Monday, May 16, 2016

It Just Became Much Easier for Small StartUps to Raise a Million Dollars

As of today new rules allow anyone, even those earning less than $100,000 a year or having a net worth less than that, to invest in startups. (Previously, that ability was limited to accredited investors, or those earning more than $200,000 a year or with a net worth of at least $1 million.)

“The change now upgrades the amount of active angel investors nationwide from 370,000 to 240 million new potential people who can invest in startups and small businesses,” says Ryan Feit, chief executive and cofounder of equity crowdfunding platform SeedInvest.

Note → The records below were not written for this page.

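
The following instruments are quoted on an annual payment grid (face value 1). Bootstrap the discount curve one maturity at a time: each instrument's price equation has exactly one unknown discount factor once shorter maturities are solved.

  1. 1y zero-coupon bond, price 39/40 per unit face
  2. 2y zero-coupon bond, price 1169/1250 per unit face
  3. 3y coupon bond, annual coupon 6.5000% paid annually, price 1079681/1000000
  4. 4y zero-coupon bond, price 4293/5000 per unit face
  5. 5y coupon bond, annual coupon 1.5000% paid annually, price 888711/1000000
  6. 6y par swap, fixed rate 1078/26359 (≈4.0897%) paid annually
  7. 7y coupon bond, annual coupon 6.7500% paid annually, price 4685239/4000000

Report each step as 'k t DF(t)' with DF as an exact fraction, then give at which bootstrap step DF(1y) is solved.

step 1 [1y] zero: DF = P = 39/40 ≈ 0.975000
step 2 [2y] zero: DF = P = 1169/1250 ≈ 0.935200
step 3 [3y] bond c/1=13/200: DF=(1079681/1000000 − 13/200·(0.975000+0.935200))/(1+13/200) = 2243/2500 ≈ 0.897200
step 4 [4y] zero: DF = P = 4293/5000 ≈ 0.858600
step 5 [5y] bond c/1=3/200: DF=(888711/1000000 − 3/200·(0.975000+0.935200+0.897200+0.858600))/(1+3/200) = 4107/5000 ≈ 0.821400
step 6 [6y] swap r/1=1078/26359: DF=(1 − 1078/26359·(0.975000+0.935200+0.897200+0.858600+0.821400))/(1+1078/26359) = 1961/2500 ≈ 0.784400
step 7 [7y] bond c/1=27/400: DF=(4685239/4000000 − 27/400·(0.975000+0.935200+0.897200+0.858600+0.821400+0.784400))/(1+27/400) = 7639/10000 ≈ 0.763900

1 1 39/40
2 2 1169/1250
3 3 2243/2500
4 4 4293/5000
5 5 4107/5000
6 6 1961/2500
7 7 7639/10000
DF(1y) is solved at step 1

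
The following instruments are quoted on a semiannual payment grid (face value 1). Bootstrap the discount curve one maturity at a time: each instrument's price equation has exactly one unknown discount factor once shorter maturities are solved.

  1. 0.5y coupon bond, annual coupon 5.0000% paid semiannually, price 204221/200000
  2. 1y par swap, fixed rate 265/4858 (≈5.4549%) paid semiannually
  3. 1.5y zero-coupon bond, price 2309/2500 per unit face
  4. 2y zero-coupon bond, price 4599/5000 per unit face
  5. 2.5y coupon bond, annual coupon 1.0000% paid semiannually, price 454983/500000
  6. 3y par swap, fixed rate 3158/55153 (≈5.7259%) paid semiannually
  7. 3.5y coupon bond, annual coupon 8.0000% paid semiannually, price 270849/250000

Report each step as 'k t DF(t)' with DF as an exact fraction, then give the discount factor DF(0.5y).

step 1 [0.5y] bond c/2=1/40: DF=(204221/200000 − 1/40·(0))/(1+1/40) = 4981/5000 ≈ 0.996200
step 2 [1y] swap r/2=265/9716: DF=(1 − 265/9716·(0.996200))/(1+265/9716) = 947/1000 ≈ 0.947000
step 3 [1.5y] zero: DF = P = 2309/2500 ≈ 0.923600
step 4 [2y] zero: DF = P = 4599/5000 ≈ 0.919800
step 5 [2.5y] bond c/2=1/200: DF=(454983/500000 − 1/200·(0.996200+0.947000+0.923600+0.919800))/(1+1/200) = 4433/5000 ≈ 0.886600
step 6 [3y] swap r/2=1579/55153: DF=(1 − 1579/55153·(0.996200+0.947000+0.923600+0.919800+0.886600))/(1+1579/55153) = 8421/10000 ≈ 0.842100
step 7 [3.5y] bond c/2=1/25: DF=(270849/250000 − 1/25·(0.996200+0.947000+0.923600+0.919800+0.886600+0.842100))/(1+1/25) = 1037/1250 ≈ 0.829600

1 1/2 4981/5000
2 1 947/1000
3 3/2 2309/2500
4 2 4599/5000
5 5/2 4433/5000
6 3 8421/10000
7 7/2 1037/1250
DF(0.5y) = 4981/5000 ≈ 0.996200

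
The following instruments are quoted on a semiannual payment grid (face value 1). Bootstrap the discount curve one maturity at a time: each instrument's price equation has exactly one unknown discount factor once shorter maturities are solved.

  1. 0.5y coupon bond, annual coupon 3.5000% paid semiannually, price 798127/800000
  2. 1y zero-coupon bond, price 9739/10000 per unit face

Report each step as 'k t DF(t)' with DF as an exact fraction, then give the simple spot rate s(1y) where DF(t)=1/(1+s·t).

step 1 [0.5y] bond c/2=7/400: DF=(798127/800000 − 7/400·(0))/(1+7/400) = 1961/2000 ≈ 0.980500
step 2 [1y] zero: DF = P = 9739/10000 ≈ 0.973900

1 1/2 1961/2000
2 1 9739/10000
s(1y) = (1/(9739/10000) − 1)/(1) = 261/9739 ≈ 2.6799%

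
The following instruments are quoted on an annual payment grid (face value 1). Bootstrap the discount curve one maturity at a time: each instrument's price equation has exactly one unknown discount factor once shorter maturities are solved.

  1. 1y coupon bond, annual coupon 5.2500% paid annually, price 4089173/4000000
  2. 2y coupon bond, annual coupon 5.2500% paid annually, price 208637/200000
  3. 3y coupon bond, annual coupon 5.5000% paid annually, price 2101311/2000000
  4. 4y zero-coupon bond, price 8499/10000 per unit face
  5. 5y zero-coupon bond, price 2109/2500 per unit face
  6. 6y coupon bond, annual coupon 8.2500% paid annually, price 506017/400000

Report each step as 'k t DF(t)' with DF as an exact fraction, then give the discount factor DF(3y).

step 1 [1y] bond c/1=21/400: DF=(4089173/4000000 − 21/400·(0))/(1+21/400) = 9713/10000 ≈ 0.971300
step 2 [2y] bond c/1=21/400: DF=(208637/200000 − 21/400·(0.971300))/(1+21/400) = 9427/10000 ≈ 0.942700
step 3 [3y] bond c/1=11/200: DF=(2101311/2000000 − 11/200·(0.971300+0.942700))/(1+11/200) = 8961/10000 ≈ 0.896100
step 4 [4y] zero: DF = P = 8499/10000 ≈ 0.849900
step 5 [5y] zero: DF = P = 2109/2500 ≈ 0.843600
step 6 [6y] bond c/1=33/400: DF=(506017/400000 − 33/400·(0.971300+0.942700+0.896100+0.849900+0.843600))/(1+33/400) = 4127/5000 ≈ 0.825400

1 1 9713/10000
2 2 9427/10000
3 3 8961/10000
4 4 8499/10000
5 5 2109/2500
6 6 4127/5000
DF(3y) = 8961/10000 ≈ 0.896100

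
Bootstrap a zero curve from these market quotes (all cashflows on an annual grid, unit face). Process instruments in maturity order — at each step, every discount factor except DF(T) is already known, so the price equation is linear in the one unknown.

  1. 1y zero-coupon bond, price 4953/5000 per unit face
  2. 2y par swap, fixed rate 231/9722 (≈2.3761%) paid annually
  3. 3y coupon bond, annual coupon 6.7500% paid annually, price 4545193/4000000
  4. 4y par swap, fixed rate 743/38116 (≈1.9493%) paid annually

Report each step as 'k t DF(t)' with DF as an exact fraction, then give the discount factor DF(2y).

step 1 [1y] zero: DF = P = 4953/5000 ≈ 0.990600
step 2 [2y] swap r/1=231/9722: DF=(1 − 231/9722·(0.990600))/(1+231/9722) = 4769/5000 ≈ 0.953800
step 3 [3y] bond c/1=27/400: DF=(4545193/4000000 − 27/400·(0.990600+0.953800))/(1+27/400) = 1883/2000 ≈ 0.941500
step 4 [4y] swap r/1=743/38116: DF=(1 − 743/38116·(0.990600+0.953800+0.941500))/(1+743/38116) = 9257/10000 ≈ 0.925700

1 1 4953/5000
2 2 4769/5000
3 3 1883/2000
4 4 9257/10000
DF(2y) = 4769/5000 ≈ 0.953800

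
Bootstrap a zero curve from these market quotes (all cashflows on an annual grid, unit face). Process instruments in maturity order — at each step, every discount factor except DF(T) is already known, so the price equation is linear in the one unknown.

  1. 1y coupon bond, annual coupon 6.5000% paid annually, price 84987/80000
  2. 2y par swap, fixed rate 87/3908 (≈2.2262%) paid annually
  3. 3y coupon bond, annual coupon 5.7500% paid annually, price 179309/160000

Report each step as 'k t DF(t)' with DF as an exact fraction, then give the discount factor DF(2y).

1 1 399/400
2 2 1913/2000
3 3 1907/2000
DF(2y) = 1913/2000 ≈ 0.956500

step 1 [1y] bond c/1=13/200: DF=(84987/80000 − 13/200·(0))/(1+13/200) = 399/400 ≈ 0.997500
step 2 [2y] swap r/1=87/3908: DF=(1 − 87/3908·(0.997500))/(1+87/3908) = 1913/2000 ≈ 0.956500
step 3 [3y] bond c/1=23/400: DF=(179309/160000 − 23/400·(0.997500+0.956500))/(1+23/400) = 1907/2000 ≈ 0.953500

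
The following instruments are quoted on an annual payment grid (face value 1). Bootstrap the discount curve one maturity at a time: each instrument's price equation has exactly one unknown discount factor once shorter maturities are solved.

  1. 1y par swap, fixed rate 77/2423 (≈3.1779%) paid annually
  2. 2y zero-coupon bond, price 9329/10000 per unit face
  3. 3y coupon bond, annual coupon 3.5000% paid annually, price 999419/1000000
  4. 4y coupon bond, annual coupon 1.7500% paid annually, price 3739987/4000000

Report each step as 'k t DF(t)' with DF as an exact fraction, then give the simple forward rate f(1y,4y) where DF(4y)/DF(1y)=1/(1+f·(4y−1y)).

step 1 [1y] swap r/1=77/2423: DF=(1 − 77/2423·(0))/(1+77/2423) = 2423/2500 ≈ 0.969200
step 2 [2y] zero: DF = P = 9329/10000 ≈ 0.932900
step 3 [3y] bond c/1=7/200: DF=(999419/1000000 − 7/200·(0.969200+0.932900))/(1+7/200) = 9013/10000 ≈ 0.901300
step 4 [4y] bond c/1=7/400: DF=(3739987/4000000 − 7/400·(0.969200+0.932900+0.901300))/(1+7/400) = 8707/10000 ≈ 0.870700

1 1 2423/2500
2 2 9329/10000
3 3 9013/10000
4 4 8707/10000
f(1y,4y) = ((2423/2500)/(8707/10000) − 1)/(3) = 985/26121 ≈ 3.7709%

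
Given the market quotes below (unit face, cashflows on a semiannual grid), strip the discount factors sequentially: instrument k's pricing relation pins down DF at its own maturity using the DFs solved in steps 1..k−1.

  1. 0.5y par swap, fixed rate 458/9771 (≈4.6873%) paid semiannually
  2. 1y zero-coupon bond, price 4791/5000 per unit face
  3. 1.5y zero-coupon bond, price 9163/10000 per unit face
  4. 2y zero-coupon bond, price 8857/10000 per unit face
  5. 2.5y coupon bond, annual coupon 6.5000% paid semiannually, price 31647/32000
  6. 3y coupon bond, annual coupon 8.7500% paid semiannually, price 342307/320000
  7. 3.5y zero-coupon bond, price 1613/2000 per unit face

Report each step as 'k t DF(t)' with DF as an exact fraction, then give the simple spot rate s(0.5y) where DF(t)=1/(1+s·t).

step 1 [0.5y] swap r/2=229/9771: DF=(1 − 229/9771·(0))/(1+229/9771) = 9771/10000 ≈ 0.977100
step 2 [1y] zero: DF = P = 4791/5000 ≈ 0.958200
step 3 [1.5y] zero: DF = P = 9163/10000 ≈ 0.916300
step 4 [2y] zero: DF = P = 8857/10000 ≈ 0.885700
step 5 [2.5y] bond c/2=13/400: DF=(31647/32000 − 13/400·(0.977100+0.958200+0.916300+0.885700))/(1+13/400) = 4201/5000 ≈ 0.840200
step 6 [3y] bond c/2=7/160: DF=(342307/320000 − 7/160·(0.977100+0.958200+0.916300+0.885700+0.840200))/(1+7/160) = 833/1000 ≈ 0.833000
step 7 [3.5y] zero: DF = P = 1613/2000 ≈ 0.806500

1 1/2 9771/10000
2 1 4791/5000
3 3/2 9163/10000
4 2 8857/10000
5 5/2 4201/5000
6 3 833/1000
7 7/2 1613/2000
s(0.5y) = (1/(9771/10000) − 1)/(1/2) = 458/9771 ≈ 4.6873%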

Reports Laura Shin at Forbes:
You’ve probably heard of Kickstarter, Indiegogo and the like. These crowdfunding sites enable organizations and projects to raise money from supporters, who receive rewards such as a completed product (like an album or gadget) or a public acknowledgment or a T-shirt in return for their donation.
The new rules, which are being implemented under Title III the Jumpstart Our Business Startups (JOBS) Act, now allow those raising funds to turn their backers into investors and give them a piece of the company. The companies are limited to raising $1 million in a 12-month period, and investors are also restricted in how much they can contribute. Those earning less than $100,000 per year can put in the greater of $2,000 or 5% of their annual income. Those making more than $100,000 per year can invest up to 10% of their annual income.
But there will still be some SEC harassment.

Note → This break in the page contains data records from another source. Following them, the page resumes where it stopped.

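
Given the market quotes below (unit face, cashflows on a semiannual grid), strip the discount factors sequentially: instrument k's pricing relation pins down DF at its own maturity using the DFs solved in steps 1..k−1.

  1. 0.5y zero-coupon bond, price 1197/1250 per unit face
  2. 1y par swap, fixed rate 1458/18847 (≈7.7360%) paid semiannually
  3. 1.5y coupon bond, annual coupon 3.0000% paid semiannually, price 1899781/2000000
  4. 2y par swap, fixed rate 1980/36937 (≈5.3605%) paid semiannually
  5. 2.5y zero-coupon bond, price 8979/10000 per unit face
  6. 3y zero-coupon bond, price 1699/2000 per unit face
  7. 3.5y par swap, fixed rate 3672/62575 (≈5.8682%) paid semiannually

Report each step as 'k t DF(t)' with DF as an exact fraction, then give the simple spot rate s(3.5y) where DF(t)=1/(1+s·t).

step 1 [0.5y] zero: DF = P = 1197/1250 ≈ 0.957600
step 2 [1y] swap r/2=729/18847: DF=(1 − 729/18847·(0.957600))/(1+729/18847) = 9271/10000 ≈ 0.927100
step 3 [1.5y] bond c/2=3/200: DF=(1899781/2000000 − 3/200·(0.957600+0.927100))/(1+3/200) = 227/250 ≈ 0.908000
step 4 [2y] swap r/2=990/36937: DF=(1 − 990/36937·(0.957600+0.927100+0.908000))/(1+990/36937) = 901/1000 ≈ 0.901000
step 5 [2.5y] zero: DF = P = 8979/10000 ≈ 0.897900
step 6 [3y] zero: DF = P = 1699/2000 ≈ 0.849500
step 7 [3.5y] swap r/2=1836/62575: DF=(1 − 1836/62575·(0.957600+0.927100+0.908000+0.901000+0.897900+0.849500))/(1+1836/62575) = 2041/2500 ≈ 0.816400

1 1/2 1197/1250
2 1 9271/10000
3 3/2 227/250
4 2 901/1000
5 5/2 8979/10000
6 3 1699/2000
7 7/2 2041/2500
s(3.5y) = (1/(2041/2500) − 1)/(7/2) = 918/14287 ≈ 6.4254%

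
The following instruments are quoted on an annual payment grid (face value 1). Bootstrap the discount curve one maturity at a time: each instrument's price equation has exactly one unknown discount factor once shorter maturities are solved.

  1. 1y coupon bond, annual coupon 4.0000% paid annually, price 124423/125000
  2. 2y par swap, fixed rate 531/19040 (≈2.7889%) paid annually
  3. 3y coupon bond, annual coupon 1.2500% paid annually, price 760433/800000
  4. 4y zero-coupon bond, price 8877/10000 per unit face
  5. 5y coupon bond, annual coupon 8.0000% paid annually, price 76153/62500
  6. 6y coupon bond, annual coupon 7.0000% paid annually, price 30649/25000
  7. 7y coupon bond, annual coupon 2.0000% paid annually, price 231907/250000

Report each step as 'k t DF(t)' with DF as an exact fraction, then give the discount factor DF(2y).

step 1 [1y] bond c/1=1/25: DF=(124423/125000 − 1/25·(0))/(1+1/25) = 9571/10000 ≈ 0.957100
step 2 [2y] swap r/1=531/19040: DF=(1 − 531/19040·(0.957100))/(1+531/19040) = 9469/10000 ≈ 0.946900
step 3 [3y] bond c/1=1/80: DF=(760433/800000 − 1/80·(0.957100+0.946900))/(1+1/80) = 9153/10000 ≈ 0.915300
step 4 [4y] zero: DF = P = 8877/10000 ≈ 0.887700
step 5 [5y] bond c/1=2/25: DF=(76153/62500 − 2/25·(0.957100+0.946900+0.915300+0.887700))/(1+2/25) = 1067/1250 ≈ 0.853600
step 6 [6y] bond c/1=7/100: DF=(30649/25000 − 7/100·(0.957100+0.946900+0.915300+0.887700+0.853600))/(1+7/100) = 4237/5000 ≈ 0.847400
step 7 [7y] bond c/1=1/50: DF=(231907/250000 − 1/50·(0.957100+0.946900+0.915300+0.887700+0.853600+0.847400))/(1+1/50) = 4017/5000 ≈ 0.803400

1 1 9571/10000
2 2 9469/10000
3 3 9153/10000
4 4 8877/10000
5 5 1067/1250
6 6 4237/5000
7 7 4017/5000
DF(2y) = 9469/10000 ≈ 0.946900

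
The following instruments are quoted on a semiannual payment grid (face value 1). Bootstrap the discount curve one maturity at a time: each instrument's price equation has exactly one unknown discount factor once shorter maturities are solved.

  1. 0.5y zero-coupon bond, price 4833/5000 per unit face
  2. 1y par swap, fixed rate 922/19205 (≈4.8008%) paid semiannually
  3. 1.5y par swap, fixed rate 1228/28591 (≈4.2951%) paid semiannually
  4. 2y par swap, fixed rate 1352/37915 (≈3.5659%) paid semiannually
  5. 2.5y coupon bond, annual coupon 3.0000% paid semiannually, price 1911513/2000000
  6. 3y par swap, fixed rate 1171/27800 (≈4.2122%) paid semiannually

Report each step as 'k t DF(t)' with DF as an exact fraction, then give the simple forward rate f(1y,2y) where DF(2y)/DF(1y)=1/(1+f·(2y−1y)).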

The issuer company must present their security offers to the investing public through a SEC registered investment portal. These portals can be run by a registered broker-dealer or an organization that registers with the SEC as a funding portal. The portal has the responsibility check that the issuer is presenting factual information and that the security offering is in compliance with relevant laws and regulations. The issuing company also needs to file a Form C, which is an initial disclosure form, plus provide regular updates on the status of the fundraising efforts. (via Davis Vanguard).